With God, cancer can't win
This is a different devotional to the usual, but I hope you find it helpful. Last weekend, we gathered a stellar group to talk about facing cancer with God, including cancer specialists, those who have lost loved ones, cancer sufferers and those healed of cancer. Here are a few headlines – the video of the morning will be available soon.
According to the NHS, 1 in 2 of us have a cancer diagnosis before we die. Thankfully, many cancers are treatable, but the impact of cancer still touches most of us. I lost my dear friends, Julia, Jo and Sonja to cancer.
Understandably, we don’t often discuss it. Cancer’s scary – a worrying 25% of people ignore troubling symptoms rather than visiting a doctor. And for Christians, how can we answer the agonising cry of WHY? I know from when my husband suddenly died that no answer is ever enough when grief grips you.
But I have found comfort in this - “Underneath are the everlasting arms” (Deuteronomy 33:27)
Underneath. There is nowhere so low that God can’t meet us there.
God doesn’t sit above the clouds with his arms crossed, sending cancer packages, or any other trial, to punish us. No, God came down, underneath the clouds, down into our mess and pain and grief, all the way to a Cross to meet us there.
When we think we’re in freefall, at the bottom of it all, is the embrace of God.
Underneath ARE -
We heard moving stories on Saturday about how God is an ever-present help on the cancer journey. Henrik told the amazing story of his miraculous healing but also the gruelling journey before it and how even before being healed, he had discovered a new measure of God’s love which made the journey into a fear-free zone, despite a terrible prognosis. Others spoke with vulnerable honesty about the tough journey but also of how God wonderfully held them, turning bad to good.
We had the privilege of having two consultants speaking of how their faith inspires them to seek for God’s healing through medicine. Dr Lopez, who is based at the Royal Marsden explained how God has created solutions for our bodies to deal with cancer cells and her job is to find them. She described how God inspired one breakthrough in a dream. She has been involved in literally hundreds of drug advances.
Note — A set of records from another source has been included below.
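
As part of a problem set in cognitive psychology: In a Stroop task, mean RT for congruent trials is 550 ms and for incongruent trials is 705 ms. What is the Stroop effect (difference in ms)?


Stroop effect = RT(incongruent) - RT(congruent)
= 705 - 550
= 155 ms


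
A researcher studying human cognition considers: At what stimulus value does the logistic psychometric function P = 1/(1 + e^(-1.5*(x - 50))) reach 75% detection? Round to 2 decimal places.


At P = 0.75: 0.75 = 1/(1 + e^(-k*(x-x0)))
Solving: e^(-k*(x-x0)) = 1/3
x = x0 + ln(3)/k
ln(3) = 1.0986
x = 50 + 1.0986/1.5
= 50 + 0.7324
= 50.73


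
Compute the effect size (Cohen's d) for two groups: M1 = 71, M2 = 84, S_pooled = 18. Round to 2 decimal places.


Cohen's d = (M1 - M2) / S_pooled
= (71 - 84) / 18
= -13 / 18
= -0.72


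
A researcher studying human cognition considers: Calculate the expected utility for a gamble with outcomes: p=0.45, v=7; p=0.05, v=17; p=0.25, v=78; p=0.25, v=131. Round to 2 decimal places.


EU = sum(p_i * v_i)
0.45 * 7 = 3.15
0.05 * 17 = 0.85
0.25 * 78 = 19.5
0.25 * 131 = 32.75
EU = 3.15 + 0.85 + 19.5 + 32.75
= 56.25


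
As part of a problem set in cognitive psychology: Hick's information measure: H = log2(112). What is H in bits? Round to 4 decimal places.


H = log2(n)
H = log2(112)
= 6.8074


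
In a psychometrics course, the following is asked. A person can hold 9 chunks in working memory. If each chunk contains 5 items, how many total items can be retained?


Total items = chunks * items_per_chunk
= 9 * 5
= 45


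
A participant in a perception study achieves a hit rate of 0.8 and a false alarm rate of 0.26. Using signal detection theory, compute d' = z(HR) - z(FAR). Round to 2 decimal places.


d' = z(HR) - z(FAR)
z(0.8) = 0.8416
z(0.26) = -0.6433
d' = 0.8416 - -0.6433
= 1.48


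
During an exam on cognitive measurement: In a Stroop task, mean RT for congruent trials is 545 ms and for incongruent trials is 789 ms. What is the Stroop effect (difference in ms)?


Stroop effect = RT(incongruent) - RT(congruent)
= 789 - 545
= 244 ms


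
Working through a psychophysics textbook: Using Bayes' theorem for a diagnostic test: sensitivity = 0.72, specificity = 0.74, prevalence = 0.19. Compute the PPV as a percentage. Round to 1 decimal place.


PPV = (sens * prev) / (sens * prev + (1-spec) * (1-prev))
Numerator = 0.72 * 0.19 = 0.1368
P(positive and no disease) = (1 - spec) * (1 - prev) = (1 - 0.74) * (1 - 0.19) = 0.2106
Denominator = 0.1368 + 0.2106 = 0.3474
PPV = 0.1368 / 0.3474 = 0.393782
As percentage = 39.4


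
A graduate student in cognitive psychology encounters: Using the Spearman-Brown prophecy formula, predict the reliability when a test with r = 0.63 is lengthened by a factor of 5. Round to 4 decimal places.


r_new = n*r / (1 + (n-1)*r)
Numerator = 5 * 0.63 = 3.15
Denominator = 1 + 4 * 0.63 = 3.52
r_new = 3.15 / 3.52
= 0.8949


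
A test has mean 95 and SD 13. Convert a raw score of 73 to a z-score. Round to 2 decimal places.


z = (X - mu) / sigma
= (73 - 95) / 13
= -22 / 13
= -1.69


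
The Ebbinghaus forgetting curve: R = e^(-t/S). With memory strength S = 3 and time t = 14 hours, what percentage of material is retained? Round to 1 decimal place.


R = e^(-t/S)
-t/S = -14/3 = -4.666667
R = e^(-4.666667) = 0.009404
Percentage = 0.009404 * 100
= 0.9


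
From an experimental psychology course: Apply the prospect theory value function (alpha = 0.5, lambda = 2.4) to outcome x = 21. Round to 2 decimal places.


Since x = 21 >= 0, use v(x) = x^0.5
21^0.5 = 4.5826
v(21) = 4.58


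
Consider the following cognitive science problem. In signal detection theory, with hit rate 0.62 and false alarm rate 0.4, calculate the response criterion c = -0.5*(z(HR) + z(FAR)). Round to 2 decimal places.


c = -0.5 * (z(HR) + z(FAR))
z(0.62) = 0.3055
z(0.4) = -0.2533
c = -0.5 * (0.3055 + -0.2533)
= -0.5 * 0.0522
= -0.03


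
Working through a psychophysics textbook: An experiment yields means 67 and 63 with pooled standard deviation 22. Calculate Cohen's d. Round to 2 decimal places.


Cohen's d = (M1 - M2) / S_pooled
= (67 - 63) / 22
= 4 / 22
= 0.18


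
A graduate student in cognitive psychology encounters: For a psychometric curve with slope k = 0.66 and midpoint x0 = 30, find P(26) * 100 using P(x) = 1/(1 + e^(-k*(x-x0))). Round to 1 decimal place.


P(x) = 1/(1 + e^(-0.66*(26 - 30)))
Exponent = -0.66 * -4 = 2.64
e^(2.64) = 14.013204
P = 1/(1 + 14.013204) = 0.066608
Percentage = 6.7


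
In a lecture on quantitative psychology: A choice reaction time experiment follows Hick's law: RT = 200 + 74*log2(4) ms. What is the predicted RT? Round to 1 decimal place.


RT = 200 + 74 * log2(4)
log2(4) = 2.0
RT = 200 + 74 * 2.0
= 200 + 148.0
= 348.0 ms


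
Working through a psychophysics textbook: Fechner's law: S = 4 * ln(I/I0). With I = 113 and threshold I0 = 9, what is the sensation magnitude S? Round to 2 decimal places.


S = 4 * ln(113/9)
I/I0 = 12.555556
ln(12.555556) = 2.5302
S = 4 * 2.5302
= 10.12


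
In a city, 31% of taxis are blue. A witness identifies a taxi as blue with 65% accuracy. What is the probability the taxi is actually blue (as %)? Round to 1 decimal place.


P(blue | says blue) = P(says blue | blue)*P(blue) / [P(says blue | blue)*P(blue) + P(says blue | not blue)*P(not blue)]
Numerator = 0.65 * 0.31 = 0.2015
False identification = 0.35 * 0.69 = 0.2415
P = 0.2015 / (0.2015 + 0.2415)
= 0.2015 / 0.443
As percentage = 45.5


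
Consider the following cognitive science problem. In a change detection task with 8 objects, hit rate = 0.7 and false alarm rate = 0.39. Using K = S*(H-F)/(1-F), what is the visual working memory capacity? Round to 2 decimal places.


K = S * (H - F) / (1 - F)
H - F = 0.31
1 - F = 0.61
K = 8 * 0.31 / 0.61
= 4.07


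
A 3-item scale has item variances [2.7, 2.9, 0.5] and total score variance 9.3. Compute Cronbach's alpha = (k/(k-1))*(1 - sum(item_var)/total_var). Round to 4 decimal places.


alpha = (k/(k-1)) * (1 - sum(s_i^2)/s_total^2)
sum(item variances) = 6.1
k/(k-1) = 3/2 = 1.5
1 - 6.1/9.3 = 1 - 0.655914 = 0.344086
alpha = 1.5 * 0.344086
= 0.5161


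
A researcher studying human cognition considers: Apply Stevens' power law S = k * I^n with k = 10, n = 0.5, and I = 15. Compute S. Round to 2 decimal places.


S = 10 * 15^0.5
15^0.5 = 3.873
S = 10 * 3.873
= 38.73


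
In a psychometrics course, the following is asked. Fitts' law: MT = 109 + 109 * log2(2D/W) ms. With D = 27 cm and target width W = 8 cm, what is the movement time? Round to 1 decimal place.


MT = 109 + 109 * log2(2*27/8)
2D/W = 6.75
log2(6.75) = 2.7549
MT = 109 + 109 * 2.7549
= 409.3 ms


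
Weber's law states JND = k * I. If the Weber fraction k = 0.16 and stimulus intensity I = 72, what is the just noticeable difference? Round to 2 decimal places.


JND = k * I
JND = 0.16 * 72
= 11.52


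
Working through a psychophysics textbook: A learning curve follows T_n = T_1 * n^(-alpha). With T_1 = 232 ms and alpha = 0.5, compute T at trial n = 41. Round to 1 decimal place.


T_n = 232 * 41^(-0.5)
41^(-0.5) = 0.156174
T_n = 232 * 0.156174
= 36.2 ms


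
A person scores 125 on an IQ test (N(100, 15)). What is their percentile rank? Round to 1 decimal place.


z = (IQ - mean) / SD
z = (125 - 100) / 15 = 1.6667
Percentile = Phi(1.6667) * 100
Phi(1.6667) = 0.952213
= 95.2


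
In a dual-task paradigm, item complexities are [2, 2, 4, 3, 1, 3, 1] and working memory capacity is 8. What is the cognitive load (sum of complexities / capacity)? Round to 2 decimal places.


Total complexity = 2 + 2 + 4 + 3 + 1 + 3 + 1 = 16
Load = total / capacity = 16 / 8
= 2.00


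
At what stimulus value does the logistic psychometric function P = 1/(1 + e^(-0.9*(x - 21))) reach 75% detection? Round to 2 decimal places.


At P = 0.75: 0.75 = 1/(1 + e^(-k*(x-x0)))
Solving: e^(-k*(x-x0)) = 1/3
x = x0 + ln(3)/k
ln(3) = 1.0986
x = 21 + 1.0986/0.9
= 21 + 1.2207
= 22.22


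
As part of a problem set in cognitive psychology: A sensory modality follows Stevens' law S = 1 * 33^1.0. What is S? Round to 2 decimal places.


S = 1 * 33^1.0
33^1.0 = 33.0
S = 1 * 33.0
= 33.00


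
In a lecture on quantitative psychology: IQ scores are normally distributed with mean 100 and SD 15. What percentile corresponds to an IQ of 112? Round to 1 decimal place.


z = (IQ - mean) / SD
z = (112 - 100) / 15 = 0.8
Percentile = Phi(0.8) * 100
Phi(0.8) = 0.788145
= 78.8


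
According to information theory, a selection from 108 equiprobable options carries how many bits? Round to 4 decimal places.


H = log2(n)
H = log2(108)
= 6.7549


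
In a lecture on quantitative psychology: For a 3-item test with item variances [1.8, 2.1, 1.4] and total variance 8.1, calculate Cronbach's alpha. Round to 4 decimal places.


alpha = (k/(k-1)) * (1 - sum(s_i^2)/s_total^2)
sum(item variances) = 5.3
k/(k-1) = 3/2 = 1.5
1 - 5.3/8.1 = 1 - 0.654321 = 0.345679
alpha = 1.5 * 0.345679
= 0.5185


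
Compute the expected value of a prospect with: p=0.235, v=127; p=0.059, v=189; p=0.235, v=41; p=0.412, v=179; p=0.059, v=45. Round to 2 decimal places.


EU = sum(p_i * v_i)
0.235 * 127 = 29.845
0.059 * 189 = 11.151
0.235 * 41 = 9.635
0.412 * 179 = 73.748
0.059 * 45 = 2.655
EU = 29.845 + 11.151 + 9.635 + 73.748 + 2.655
= 127.03


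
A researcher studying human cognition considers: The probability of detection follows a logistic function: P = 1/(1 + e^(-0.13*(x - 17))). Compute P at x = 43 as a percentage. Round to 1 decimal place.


P(x) = 1/(1 + e^(-0.13*(43 - 17)))
Exponent = -0.13 * 26 = -3.38
e^(-3.38) = 0.034047
P = 1/(1 + 0.034047) = 0.967074
Percentage = 96.7


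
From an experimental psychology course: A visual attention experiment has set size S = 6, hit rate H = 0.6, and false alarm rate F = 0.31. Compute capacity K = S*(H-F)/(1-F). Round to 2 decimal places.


K = S * (H - F) / (1 - F)
H - F = 0.29
1 - F = 0.69
K = 6 * 0.29 / 0.69
= 2.52


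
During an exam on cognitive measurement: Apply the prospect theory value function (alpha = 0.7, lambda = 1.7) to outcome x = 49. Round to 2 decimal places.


Since x = 49 >= 0, use v(x) = x^0.7
49^0.7 = 15.2453
v(49) = 15.25


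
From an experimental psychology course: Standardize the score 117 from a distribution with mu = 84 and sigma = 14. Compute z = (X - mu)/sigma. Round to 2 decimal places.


z = (X - mu) / sigma
= (117 - 84) / 14
= 33 / 14
= 2.36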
Pray for her and others working in this field!
Underneath are the everlasting arms.
Cancer threatens us with death, but Jesus rebuts that with this - he is everlasting life - life that breaks out of a tomb, telling us that our story ends with glory, not a floating on the clouds glory but a solid, tangible, big hugs and fine wines and sunset walks kind of glory.
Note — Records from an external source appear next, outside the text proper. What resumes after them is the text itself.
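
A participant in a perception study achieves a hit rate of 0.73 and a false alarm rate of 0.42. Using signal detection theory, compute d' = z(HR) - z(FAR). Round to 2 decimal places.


d' = z(HR) - z(FAR)
z(0.73) = 0.6128
z(0.42) = -0.2019
d' = 0.6128 - -0.2019
= 0.81


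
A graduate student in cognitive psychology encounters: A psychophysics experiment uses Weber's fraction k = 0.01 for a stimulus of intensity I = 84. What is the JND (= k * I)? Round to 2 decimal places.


JND = k * I
JND = 0.01 * 84
= 0.84


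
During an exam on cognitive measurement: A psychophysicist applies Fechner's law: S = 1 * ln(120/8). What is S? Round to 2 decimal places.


S = 1 * ln(120/8)
I/I0 = 15.0
ln(15.0) = 2.7081
S = 1 * 2.7081
= 2.71


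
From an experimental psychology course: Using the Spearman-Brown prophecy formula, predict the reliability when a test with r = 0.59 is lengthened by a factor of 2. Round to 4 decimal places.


r_new = n*r / (1 + (n-1)*r)
Numerator = 2 * 0.59 = 1.18
Denominator = 1 + 1 * 0.59 = 1.59
r_new = 1.18 / 1.59
= 0.7421


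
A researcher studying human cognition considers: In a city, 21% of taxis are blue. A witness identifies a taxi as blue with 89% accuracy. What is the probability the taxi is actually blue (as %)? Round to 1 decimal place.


P(blue | says blue) = P(says blue | blue)*P(blue) / [P(says blue | blue)*P(blue) + P(says blue | not blue)*P(not blue)]
Numerator = 0.89 * 0.21 = 0.1869
False identification = 0.11 * 0.79 = 0.0869
P = 0.1869 / (0.1869 + 0.0869)
= 0.1869 / 0.2738
As percentage = 68.3


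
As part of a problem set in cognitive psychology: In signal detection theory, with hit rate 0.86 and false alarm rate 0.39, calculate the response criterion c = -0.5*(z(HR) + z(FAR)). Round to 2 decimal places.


c = -0.5 * (z(HR) + z(FAR))
z(0.86) = 1.0803
z(0.39) = -0.2793
c = -0.5 * (1.0803 + -0.2793)
= -0.5 * 0.801
= -0.40


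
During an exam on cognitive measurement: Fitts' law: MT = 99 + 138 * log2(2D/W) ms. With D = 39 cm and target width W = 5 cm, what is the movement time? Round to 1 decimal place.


MT = 99 + 138 * log2(2*39/5)
2D/W = 15.6
log2(15.6) = 3.9635
MT = 99 + 138 * 3.9635
= 646.0 ms


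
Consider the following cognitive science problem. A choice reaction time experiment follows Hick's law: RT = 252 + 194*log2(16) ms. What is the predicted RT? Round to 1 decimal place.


RT = 252 + 194 * log2(16)
log2(16) = 4.0
RT = 252 + 194 * 4.0
= 252 + 776.0
= 1028.0 ms


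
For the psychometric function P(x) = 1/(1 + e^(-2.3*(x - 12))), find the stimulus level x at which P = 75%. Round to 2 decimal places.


At P = 0.75: 0.75 = 1/(1 + e^(-k*(x-x0)))
Solving: e^(-k*(x-x0)) = 1/3
x = x0 + ln(3)/k
ln(3) = 1.0986
x = 12 + 1.0986/2.3
= 12 + 0.4777
= 12.48


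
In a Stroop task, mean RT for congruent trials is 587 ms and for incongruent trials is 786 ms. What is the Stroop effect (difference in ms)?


Stroop effect = RT(incongruent) - RT(congruent)
= 786 - 587
= 199 ms


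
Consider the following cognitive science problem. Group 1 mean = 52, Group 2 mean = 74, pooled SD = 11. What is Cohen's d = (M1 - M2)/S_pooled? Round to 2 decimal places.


Cohen's d = (M1 - M2) / S_pooled
= (52 - 74) / 11
= -22 / 11
= -2.00


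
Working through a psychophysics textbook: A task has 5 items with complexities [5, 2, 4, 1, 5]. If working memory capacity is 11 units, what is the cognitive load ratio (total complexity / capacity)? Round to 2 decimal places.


Total complexity = 5 + 2 + 4 + 1 + 5 = 17
Load = total / capacity = 17 / 11
= 1.55


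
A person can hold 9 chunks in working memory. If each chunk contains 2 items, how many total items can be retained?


Total items = chunks * items_per_chunk
= 9 * 2
= 18


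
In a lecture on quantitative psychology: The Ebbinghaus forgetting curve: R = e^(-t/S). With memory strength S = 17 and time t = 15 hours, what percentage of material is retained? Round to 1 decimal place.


R = e^(-t/S)
-t/S = -15/17 = -0.882353
R = e^(-0.882353) = 0.413808
Percentage = 0.413808 * 100
= 41.4


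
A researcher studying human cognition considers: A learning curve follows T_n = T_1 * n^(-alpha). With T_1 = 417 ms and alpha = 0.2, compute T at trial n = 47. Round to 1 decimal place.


T_n = 417 * 47^(-0.2)
47^(-0.2) = 0.462999
T_n = 417 * 0.462999
= 193.1 ms


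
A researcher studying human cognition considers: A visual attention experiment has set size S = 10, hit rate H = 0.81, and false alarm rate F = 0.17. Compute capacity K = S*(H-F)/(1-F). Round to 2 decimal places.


K = S * (H - F) / (1 - F)
H - F = 0.64
1 - F = 0.83
K = 10 * 0.64 / 0.83
= 7.71


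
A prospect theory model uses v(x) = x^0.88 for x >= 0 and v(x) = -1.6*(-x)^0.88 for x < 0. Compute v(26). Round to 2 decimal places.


Since x = 26 >= 0, use v(x) = x^0.88
26^0.88 = 17.5864
v(26) = 17.59


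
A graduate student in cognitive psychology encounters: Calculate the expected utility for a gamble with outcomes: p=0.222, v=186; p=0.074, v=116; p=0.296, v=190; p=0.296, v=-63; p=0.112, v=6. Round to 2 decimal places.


EU = sum(p_i * v_i)
0.222 * 186 = 41.292
0.074 * 116 = 8.584
0.296 * 190 = 56.24
0.296 * -63 = -18.648
0.112 * 6 = 0.672
EU = 41.292 + 8.584 + 56.24 + -18.648 + 0.672
= 88.14


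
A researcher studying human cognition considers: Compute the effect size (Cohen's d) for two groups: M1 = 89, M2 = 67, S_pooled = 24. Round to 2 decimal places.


Cohen's d = (M1 - M2) / S_pooled
= (89 - 67) / 24
= 22 / 24
= 0.92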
Underneath are the everlasting arms.
I spent this week imagining God’s everlasting arms - stretched out on a Cross, catching us falling, lifting us up like my son lifting up my granddaughter, carrying us, comforting us. If you are reading this and have cancer, or someone you love does, I pray for a vision of those everlasting arms.
Charles Spurgeon wrote, “The everlasting arms means first of all that God himself is close to us, guaranteeing the eternal safety of all who trust in him. Of course, where anyone’s arms are, there they are – God isn’t divided from his own arms. That’s our joy and comfort – God is with us!”
That’s the message we heard on Saturday morning – God is with us, able to hold what we cannot carry, even the great weight of those we love. The Big C is not to be feared, because we have an even bigger God and underneath are the everlasting arms.